“The bakery café category will rebound, and Au Bon Pain is well-positioned to grow,” Ampex CEO Tabbassum Mumtaz said in a press release.
“The US is reopening, and our markets are coming back to life,” Ericka Garza, Au Bon Pain’s brand president, said. She added that the company sees opportunity in its “nontraditional locations” including airports, universities and hospitals. “Smaller footprints with less dine-in seating are the future of fast-casual dining,” Garza said.

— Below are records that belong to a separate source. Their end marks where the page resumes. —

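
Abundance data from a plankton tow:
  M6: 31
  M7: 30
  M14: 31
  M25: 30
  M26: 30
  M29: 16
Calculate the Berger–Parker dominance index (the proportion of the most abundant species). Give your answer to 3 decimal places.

0.185

Total N = 31+30+31+30+30+16 = 168, so the proportions are 0.18452, 0.17857, 0.18452, 0.17857, 0.17857, 0.09524 (working shown to 5 dp, full precision carried).
The largest proportion is 0.18452, i.e. d = 0.185 to 3 decimal places.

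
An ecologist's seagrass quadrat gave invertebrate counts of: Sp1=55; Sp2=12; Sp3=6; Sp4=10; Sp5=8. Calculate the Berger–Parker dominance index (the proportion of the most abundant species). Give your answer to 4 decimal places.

0.6044

Total N = 55+12+6+10+8 = 91, so the proportions are 0.604396, 0.131868, 0.065934, 0.10989, 0.087912 (working shown to 6 dp, full precision carried).
The largest proportion is 0.604396, i.e. d = 0.6044 to 4 decimal places.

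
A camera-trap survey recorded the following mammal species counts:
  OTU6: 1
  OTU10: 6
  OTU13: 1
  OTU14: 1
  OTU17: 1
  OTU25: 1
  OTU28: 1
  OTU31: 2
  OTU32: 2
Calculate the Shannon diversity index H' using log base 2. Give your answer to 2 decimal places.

2.78

Total N = 1+6+1+1+1+1+1+2+2 = 16, so the proportions are 0.0625, 0.375, 0.0625, 0.0625, 0.0625, 0.0625, 0.0625, 0.125, 0.125 (working shown to 4 dp, full precision carried).
Each pᵢ log₂ pᵢ term: 0.0625×(-4.0000)=-0.2500, 0.375×(-1.4150)=-0.5306, 0.0625×(-4.0000)=-0.2500, 0.0625×(-4.0000)=-0.2500, 0.0625×(-4.0000)=-0.2500, 0.0625×(-4.0000)=-0.2500, 0.0625×(-4.0000)=-0.2500, 0.125×(-3.0000)=-0.3750, 0.125×(-3.0000)=-0.3750.
Sum = -2.7806, so H' = 2.78.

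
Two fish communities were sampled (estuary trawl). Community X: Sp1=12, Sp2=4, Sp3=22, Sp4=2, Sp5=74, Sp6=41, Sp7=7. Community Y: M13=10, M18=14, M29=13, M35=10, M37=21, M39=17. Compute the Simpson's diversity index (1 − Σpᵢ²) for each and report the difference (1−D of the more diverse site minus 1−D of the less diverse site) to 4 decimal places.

Community X: N=162, proportions 0.0740741, 0.0246914, 0.1358025, 0.0123457, 0.4567901, 0.2530864, 0.0432099, giving 1−D = 0.7007316 (working shown to 7 dp, full precision carried).
Community Y: N=85, proportions 0.1176471, 0.1647059, 0.1529412, 0.1176471, 0.2470588, 0.2, giving 1−D = 0.8207612.
Difference = |0.7007316 − 0.8207612| = 0.1200296, i.e. 0.1200 to 4 decimal places.

0.1200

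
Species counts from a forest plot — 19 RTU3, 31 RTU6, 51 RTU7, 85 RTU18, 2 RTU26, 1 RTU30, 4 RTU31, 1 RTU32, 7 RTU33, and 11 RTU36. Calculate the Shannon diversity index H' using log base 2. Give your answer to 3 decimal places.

Total N = 19+31+51+85+2+1+4+1+7+11 = 212, so the proportions are 0.08962, 0.14623, 0.24057, 0.40094, 0.00943, 0.00472, 0.01887, 0.00472, 0.03302, 0.05189 (working shown to 5 dp, full precision carried).
Each pᵢ log₂ pᵢ term: 0.08962×(-3.47999)=-0.31189, 0.14623×(-2.77372)=-0.40559, 0.24057×(-2.05550)=-0.49448, 0.40094×(-1.31853)=-0.52866, 0.00943×(-6.72792)=-0.06347, 0.00472×(-7.72792)=-0.03645, 0.01887×(-5.72792)=-0.10807, 0.00472×(-7.72792)=-0.03645, 0.03302×(-4.92057)=-0.16247, 0.05189×(-4.26849)=-0.22148.
Sum = -2.36902, so H' = 2.369.

2.369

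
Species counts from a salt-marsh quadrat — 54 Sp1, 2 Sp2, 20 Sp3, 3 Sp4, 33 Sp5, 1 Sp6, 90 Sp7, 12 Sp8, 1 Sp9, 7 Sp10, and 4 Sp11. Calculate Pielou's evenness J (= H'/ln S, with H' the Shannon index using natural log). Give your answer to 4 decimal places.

Total N = 54+2+20+3+33+1+90+12+1+7+4 = 227, so the proportions are 0.237885, 0.008811, 0.088106, 0.013216, 0.145374, 0.004405, 0.396476, 0.052863, 0.004405, 0.030837, 0.017621 (working shown to 6 dp, full precision carried).
H' = −Σ pᵢ ln pᵢ = −((-0.341595) + (-0.041690) + (-0.214028) + (-0.057176) + (-0.280346) + (-0.023898) + (-0.366796) + (-0.155421) + (-0.023898) + (-0.107283) + (-0.071166)) = 1.683298.
With S = 11 species, ln S = 2.397895, so J = 1.683298/2.397895 = 0.701990, i.e. 0.7020 to 4 decimal places.

0.7020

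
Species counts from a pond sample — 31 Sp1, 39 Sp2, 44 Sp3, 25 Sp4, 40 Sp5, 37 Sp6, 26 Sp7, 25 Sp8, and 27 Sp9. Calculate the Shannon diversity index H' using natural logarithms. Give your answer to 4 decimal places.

Total N = 31+39+44+25+40+37+26+25+27 = 294, so the proportions are 0.105442, 0.132653, 0.14966, 0.085034, 0.136054, 0.12585, 0.088435, 0.085034, 0.091837 (working shown to 6 dp, full precision carried).
Each pᵢ ln pᵢ term: 0.105442×(-2.249593)=-0.237202, 0.132653×(-2.020018)=-0.267962, 0.14966×(-1.899390)=-0.284262, 0.085034×(-2.464704)=-0.209584, 0.136054×(-1.994700)=-0.271388, 0.12585×(-2.072662)=-0.260845, 0.088435×(-2.425483)=-0.214499, 0.085034×(-2.464704)=-0.209584, 0.091837×(-2.387743)=-0.219283.
Sum = -2.174607, so H' = 2.1746.

2.1746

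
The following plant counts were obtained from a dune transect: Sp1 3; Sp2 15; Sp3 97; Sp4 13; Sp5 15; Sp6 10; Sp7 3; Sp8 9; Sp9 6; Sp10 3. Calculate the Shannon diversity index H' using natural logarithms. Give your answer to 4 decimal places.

Total N = 3+15+97+13+15+10+3+9+6+3 = 174, so the proportions are 0.017241, 0.086207, 0.557471, 0.074713, 0.086207, 0.057471, 0.017241, 0.051724, 0.034483, 0.017241 (working shown to 6 dp, full precision carried).
Each pᵢ ln pᵢ term: 0.017241×(-4.060443)=-0.070008, 0.086207×(-2.451005)=-0.211294, 0.557471×(-0.584344)=-0.325755, 0.074713×(-2.594106)=-0.193813, 0.086207×(-2.451005)=-0.211294, 0.057471×(-2.856470)=-0.164165, 0.017241×(-4.060443)=-0.070008, 0.051724×(-2.961831)=-0.153198, 0.034483×(-3.367296)=-0.116114, 0.017241×(-4.060443)=-0.070008.
Sum = -1.585654, so H' = 1.5857.

1.5857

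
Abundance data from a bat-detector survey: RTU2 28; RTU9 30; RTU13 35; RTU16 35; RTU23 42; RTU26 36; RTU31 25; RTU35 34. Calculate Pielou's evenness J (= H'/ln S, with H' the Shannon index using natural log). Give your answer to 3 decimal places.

Total N = 28+30+35+35+42+36+25+34 = 265, so the proportions are 0.10566, 0.11321, 0.13208, 0.13208, 0.15849, 0.13585, 0.09434, 0.1283 (working shown to 5 dp, full precision carried).
H' = −Σ pᵢ ln pᵢ = −((-0.23747) + (-0.24663) + (-0.26737) + (-0.26737) + (-0.29195) + (-0.27118) + (-0.22272) + (-0.26345)) = 2.06815.
With S = 8 species, ln S = 2.07944, so J = 2.06815/2.07944 = 0.99457, i.e. 0.995 to 3 decimal places.

0.995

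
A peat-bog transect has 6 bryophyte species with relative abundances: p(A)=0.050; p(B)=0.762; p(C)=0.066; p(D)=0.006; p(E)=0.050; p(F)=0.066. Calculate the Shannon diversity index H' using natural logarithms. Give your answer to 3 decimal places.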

Acquiring Au Bon Pain marks the first time Ampex Brands will take on the role of the franchisor, rather than the franchisee. The company will initially focus on Au Bon Pain’s existing locations in its key markets in the Northeast and mid-Atlantic, according to a statement. If the plan succeeds and the existing cafés are reopened and performing well, Ampex plans on expanding its efforts, beginning with the corporate-owned locations.
This marks the second time Panera has sold Au Bon Pain. Well, kind of. Au Bon Pain bought Panera’s predecessor, St. Louis Bread Co., in 1993. That company sold off the Au Bon Pain unit in 1999. Then the same company, which renamed itself Panera Bread, reacquired Au Bon Pain in 2017, converting many of the bakeries to Panera locations.